Robots that learn by watching 'how-to' videos could soon do all your chores -

PITTSBURGH — Robots could soon be tidying up our messy bedrooms, just like on “The Jetsons.” Scientists at Carnegie Mellon University are teaching machines how to carry out everyday household chores the same way plenty of people learn these life skills — by watching “how-to” videos.

The team says their work is a major step towards artificial intelligence (AI) assisting humans with everything from cooking to cleaning. Two machines successfully learned 12 jobs including opening drawers, oven doors, and lids. The robots also took a pot off the stove, picked up a vegetable and can of soup, and answered the telephone.

“The robot can learn where and how humans interact with different objects through watching videos,” says Deepak Pathak, an assistant professor in the Robotics Institute at CMU’s School of Computer Science. “From this knowledge, we can train a model that enables two robots to complete similar tasks in varied environments.”

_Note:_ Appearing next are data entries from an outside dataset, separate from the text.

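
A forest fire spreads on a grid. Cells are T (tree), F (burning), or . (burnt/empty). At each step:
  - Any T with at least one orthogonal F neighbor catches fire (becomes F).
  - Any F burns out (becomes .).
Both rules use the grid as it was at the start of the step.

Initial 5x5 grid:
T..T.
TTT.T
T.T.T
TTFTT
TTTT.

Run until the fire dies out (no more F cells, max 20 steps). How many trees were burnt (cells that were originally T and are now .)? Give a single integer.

Step 1: +4 fires, +1 burnt (F count now 4)
Step 2: +5 fires, +4 burnt (F count now 5)
Step 3: +4 fires, +5 burnt (F count now 4)
Step 4: +2 fires, +4 burnt (F count now 2)
Step 5: +1 fires, +2 burnt (F count now 1)
Step 6: +0 fires, +1 burnt (F count now 0)
Fire out after step 6
Initially T: 17, now '.': 24
Total burnt (originally-T cells now '.'): 16

Answer: 16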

robots doing a series of chores — A team from Carnegie Mellon University’s Robotics Institute used affordances to teach robots how to interact with objects. CREDIT: Carnegie Mellon University

Current methods of training robots require either the manual demonstration of tasks by humans or extensive training in a simulated environment. Both can be time consuming and prone to failure. The CMU team previously demonstrated a novel method in which robots learn from observing humans complete these simple tasks. However, WHIRL, short for In-the-Wild Human Imitating Robot Learning, required human participants to complete the task in the same environment as the robot.

Now, Vision-Robotics Bridge (VRB) builds on and improves WHIRL. It eliminates the necessity of human demonstrations as well as the need for the robot to operate within an identical environment. Like WHIRL, the robot still requires practice to master a task. Experiments revealed that robots can learn a new task in as little as 25 minutes.

🤖 Robotics often faces a chicken and egg problem: no web-scale robot data for training (unlike CV or NLP) b/c robots aren’t deployed yet & vice-versa.

Introducing VRB: Use large-scale human videos to train a *general-purpose* affordance model to jumpstart any robotics paradigm! pic.twitter.com/csbvsfswuG

— Deepak Pathak (@pathak2206) June 13, 2023

“We were able to take robots around campus and do all sorts of tasks,” says Shikhar Bahl, a Ph.D. student in robotics. in a university release. “Robots can use this model to curiously explore the world around them. Instead of just flailing its arms, a robot can be more direct with how it interacts.”

To teach the robot how to interact with an object, the team applied the concept of affordances. Affordances have their roots in psychology and refer to what an environment offers an individual. The concept has been extended to design and human-computer interaction to refer to potential actions perceived by an individual.

VRB interacts with an object based on human behavior. For example, as a robot watches a video of a human opening a drawer, it identifies the contact points — the handle — and the direction of the drawer’s movement — straight out from the starting location. After watching several videos of humans opening drawers, the robot can determine how to open any drawer.

The team used videos from large datasets such as Ego4D and Epic Kitchens. Ego4D has nearly 4,000 hours of egocentric videos of daily activities from across the world. Epic Kitchens features similar videos capturing cooking, cleaning, and other kitchen tasks. Both datasets are intended to help train computer vision models.

“We are using these datasets in a new and different way,” Bahl concludes. “This work could enable robots to learn from the vast amount of internet and YouTube videos available.”

The team presented VRB at the Conference on Vision and Pattern Recognition in Vancouver.